I think you need to be careful in either direction. Let's use an example. Say we are playing a memory game where a 4x4 grid of images flash for a second and each is either a pig or a duck and we have to say how many ducks flashed.
If I close my eyes and just say I believe there were 6 ducks, that isn't objectively very useful (even if I were correct by dumb luck). But what if I was looking, yet wasn't entirely sure if it was 5, 6, or 7, and still said 6? Then I'd be stating a fact as a fact even though I don't know if it is.
Both of those are problems, and both happen all of the time. The reality of life, in my opinion, is that there are very few things for which there are clear and absolute facts, except for really simple things like kindergartner games, but then we almost never are in contention over anything that simple.
That is why I think it is always important to qualify one's factual assertions. For instance, I could say that I am 70% certain that there were 6 ducks and I have been right 90% of the time.
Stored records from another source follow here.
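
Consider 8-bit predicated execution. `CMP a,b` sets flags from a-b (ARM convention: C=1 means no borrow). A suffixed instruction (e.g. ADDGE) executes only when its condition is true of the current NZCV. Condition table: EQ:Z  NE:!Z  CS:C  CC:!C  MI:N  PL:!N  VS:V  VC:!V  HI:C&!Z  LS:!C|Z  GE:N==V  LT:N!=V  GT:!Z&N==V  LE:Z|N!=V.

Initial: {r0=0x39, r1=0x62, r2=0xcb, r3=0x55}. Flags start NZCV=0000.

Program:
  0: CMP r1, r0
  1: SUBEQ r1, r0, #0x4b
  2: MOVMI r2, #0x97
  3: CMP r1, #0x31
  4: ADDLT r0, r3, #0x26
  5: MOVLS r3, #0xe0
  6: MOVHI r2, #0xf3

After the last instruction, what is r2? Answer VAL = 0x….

[0] flags=0010 → (cmp)
[1] flags=0010 EQ?F → skip
[2] flags=0010 MI?F → skip
[3] flags=0010 → (cmp)
[4] flags=0010 LT?F → skip
[5] flags=0010 LS?F → skip
[6] flags=0010 HI?T → r2=0xf3

VAL = 0xf3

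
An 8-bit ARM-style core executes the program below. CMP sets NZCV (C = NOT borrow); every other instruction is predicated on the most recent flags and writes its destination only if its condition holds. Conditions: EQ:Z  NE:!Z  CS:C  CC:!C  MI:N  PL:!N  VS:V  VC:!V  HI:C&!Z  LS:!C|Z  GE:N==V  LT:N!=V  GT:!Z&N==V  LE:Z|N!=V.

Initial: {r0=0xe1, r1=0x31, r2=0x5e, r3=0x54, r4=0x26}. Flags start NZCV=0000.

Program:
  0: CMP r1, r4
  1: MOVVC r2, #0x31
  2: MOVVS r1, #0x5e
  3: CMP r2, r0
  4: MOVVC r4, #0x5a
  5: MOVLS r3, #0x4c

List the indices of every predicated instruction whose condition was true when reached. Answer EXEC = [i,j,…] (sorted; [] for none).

[0] flags=0010 → (cmp)
[1] flags=0010 VC?T → r2=0x31
[2] flags=0010 VS?F → skip
[3] flags=0000 → (cmp)
[4] flags=0000 VC?T → r4=0x5a
[5] flags=0000 LS?T → r3=0x4c

EXEC = [1,4,5]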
By doing that I am qualifying the probability of my factual assertion and providing some measurement of my 'expertise' on the matter.
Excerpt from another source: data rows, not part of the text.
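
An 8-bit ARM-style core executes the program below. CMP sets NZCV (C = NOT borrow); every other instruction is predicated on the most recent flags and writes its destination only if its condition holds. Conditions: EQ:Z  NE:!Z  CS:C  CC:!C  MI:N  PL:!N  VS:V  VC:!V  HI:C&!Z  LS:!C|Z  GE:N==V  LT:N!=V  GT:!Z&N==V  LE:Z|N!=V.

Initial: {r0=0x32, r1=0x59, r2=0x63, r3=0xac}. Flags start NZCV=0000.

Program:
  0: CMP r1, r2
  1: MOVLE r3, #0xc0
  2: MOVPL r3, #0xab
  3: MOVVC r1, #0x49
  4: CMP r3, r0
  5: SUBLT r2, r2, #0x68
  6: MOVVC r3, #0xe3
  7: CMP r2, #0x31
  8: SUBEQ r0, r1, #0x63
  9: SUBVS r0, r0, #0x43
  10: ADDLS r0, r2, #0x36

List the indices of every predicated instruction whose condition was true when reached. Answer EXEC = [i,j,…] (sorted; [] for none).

EXEC = [1,3,5,6]

[0] flags=1000 → (cmp)
[1] flags=1000 LE?T → r3=0xc0
[2] flags=1000 PL?F → skip
[3] flags=1000 VC?T → r1=0x49
[4] flags=1010 → (cmp)
[5] flags=1010 LT?T → r2=0xfb
[6] flags=1010 VC?T → r3=0xe3
[7] flags=1010 → (cmp)
[8] flags=1010 EQ?F → skip
[9] flags=1010 VS?F → skip
[10] flags=1010 LS?F → skip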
And for anything more complex, one should also provide support for their claim and context, but people really don't in general think like that, even for simple issues, and for really complex issues like global macroeconomics or global warming, forget about it...we have built a machine that we are no longer capable of even understanding (that part is pure opinion of course).
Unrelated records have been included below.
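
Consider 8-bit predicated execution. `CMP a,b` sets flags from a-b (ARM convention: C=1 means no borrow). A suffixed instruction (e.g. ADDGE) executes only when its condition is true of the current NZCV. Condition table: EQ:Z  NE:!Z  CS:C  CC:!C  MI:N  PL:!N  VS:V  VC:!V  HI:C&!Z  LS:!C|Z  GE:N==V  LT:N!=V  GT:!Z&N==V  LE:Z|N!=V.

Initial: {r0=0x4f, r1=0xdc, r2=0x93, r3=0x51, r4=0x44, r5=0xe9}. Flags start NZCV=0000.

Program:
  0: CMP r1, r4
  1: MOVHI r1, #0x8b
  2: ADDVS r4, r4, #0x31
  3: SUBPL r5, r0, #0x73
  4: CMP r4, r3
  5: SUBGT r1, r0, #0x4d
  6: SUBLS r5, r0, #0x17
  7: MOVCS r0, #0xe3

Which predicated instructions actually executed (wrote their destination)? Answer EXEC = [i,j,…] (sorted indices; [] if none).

[0] flags=1010 → (cmp)
[1] flags=1010 HI?T → r1=0x8b
[2] flags=1010 VS?F → skip
[3] flags=1010 PL?F → skip
[4] flags=1000 → (cmp)
[5] flags=1000 GT?F → skip
[6] flags=1000 LS?T → r5=0x38
[7] flags=1000 CS?F → skip

EXEC = [1,6]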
And on top of all that, people sometimes are intentionally obfuscatory, tangential, or dishonest. Say we are playing our memory game and someone is asked how many ducks and they reply that there definitely wasn't 4 pigs. Well, what the heck does that mean? In this context it sounds silly, but for a deeper issue, these types of diversions can be very affective (in a nonconstructive way).
Not entirely sure what my point is. I guess that facts are slippery suckers, and some 'facts', as much as some beliefs, quack but look like a pig.